Muddern, knall den Keller voll, die sagen was von Weltuntergang.
Na mal ganz vorsichtig, die komplexe Welt der Technik könnte lediglich, gewissen Aussagen zu Folge, Probleme bei der Umstellung bekommen.
Quatsch, das System Erde ist vor dem Supergau, aber ganz sicher.
Und wenn nicht alle Kernkraftwerke Fasching feiern, dann holen uns bestimmt diese Außerirdischen zum Brunch ab bzw. markieren rüpelhaft ihr neues Revier, time is running out for the planet earth?
Nicht wenige haben nochmal last-minute ihre ertragreiche Beichte abgelegt, den ewig davon geschobenen Heiratsantrag ausgepackt, sich mit der verhassten Familienplage versöhnt oder einfach direkt einen einsamen U-Boot-Urlaub gestartet.
Es lag etwas in der Luft, ob nun von der vertrauenswürdigen Medienpistole abgefeuert oder aus dem menschlichen Instinkt heraus.
Wer nun die Endzeitstimmung nicht in seine heiligen Hallen oder eben Herz ließ, war wohl mehr damit beschäftigt, die Optionen an groß aufgezogenen Events und Partys sorgfältig zu durchforsten. Wird man 10 Jahre später mal befragt, will man schließlich nicht mit Hattengehau oder Wolkenwehe als Festtagsstätte ankommen, da muss schon eine dicke Nummer wie Berlin, Paris oder Matzes 200-Mann-Fete folgen.
Die Messlatte höher als nötig, die Erwartungen ebenso.
Tja, und rückblickend wurden sie irgendwie alle getäuscht.

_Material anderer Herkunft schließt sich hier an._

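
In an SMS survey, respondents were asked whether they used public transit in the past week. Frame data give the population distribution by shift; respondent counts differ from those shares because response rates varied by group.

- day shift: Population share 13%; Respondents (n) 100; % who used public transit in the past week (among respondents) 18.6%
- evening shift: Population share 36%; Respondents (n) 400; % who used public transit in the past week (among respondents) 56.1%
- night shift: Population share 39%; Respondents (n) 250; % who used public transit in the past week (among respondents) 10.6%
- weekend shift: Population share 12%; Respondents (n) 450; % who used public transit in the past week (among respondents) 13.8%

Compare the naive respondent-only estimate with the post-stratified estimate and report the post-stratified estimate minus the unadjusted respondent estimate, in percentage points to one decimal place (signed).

+0.8 percentage points

Naive respondent-only estimate (weights = respondent counts):
  (100/1200)×18.6 + (400/1200)×56.1 + (250/1200)×10.6 + (450/1200)×13.8 = 27.6333%
Reweighting by population shift shares:
  0.13×18.6 + 0.36×56.1 + 0.39×10.6 + 0.12×13.8 = 28.404%
Difference = 28.404 − 27.6333 = 0.7707 pp.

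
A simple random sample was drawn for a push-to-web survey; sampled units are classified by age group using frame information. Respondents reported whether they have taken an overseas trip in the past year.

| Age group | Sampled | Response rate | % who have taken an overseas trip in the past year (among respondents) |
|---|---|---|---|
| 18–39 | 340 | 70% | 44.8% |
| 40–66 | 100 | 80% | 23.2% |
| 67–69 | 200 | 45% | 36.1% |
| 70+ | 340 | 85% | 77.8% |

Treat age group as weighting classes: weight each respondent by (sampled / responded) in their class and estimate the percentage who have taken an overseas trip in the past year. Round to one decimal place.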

Weder lugten Armageddons Glubscher über diesen Planeten, noch gab es ein fröhliches Gangbang mit grünlichen Existenzen. Na, und die riesige Schwemme an Partys konnte letztlich nur als Flaute aus dem Rennen gehen, so dass die Veranstalter entweder auf ihren Cocktails sitzen blieben oder die erhoffte überschwängliche Stimmung ausblieb.
Und so lieblich das > Merry Millennium < auch auf den Burger King-Servietten geschrieben stand, umso verächtlicher wurden diese in der ersten Januarwoche am fettigen Mundrand gerieben. Der Countdown läuft…? In dem Jahr lohnte das Zählen nicht., also > Happy New Tears < an alle!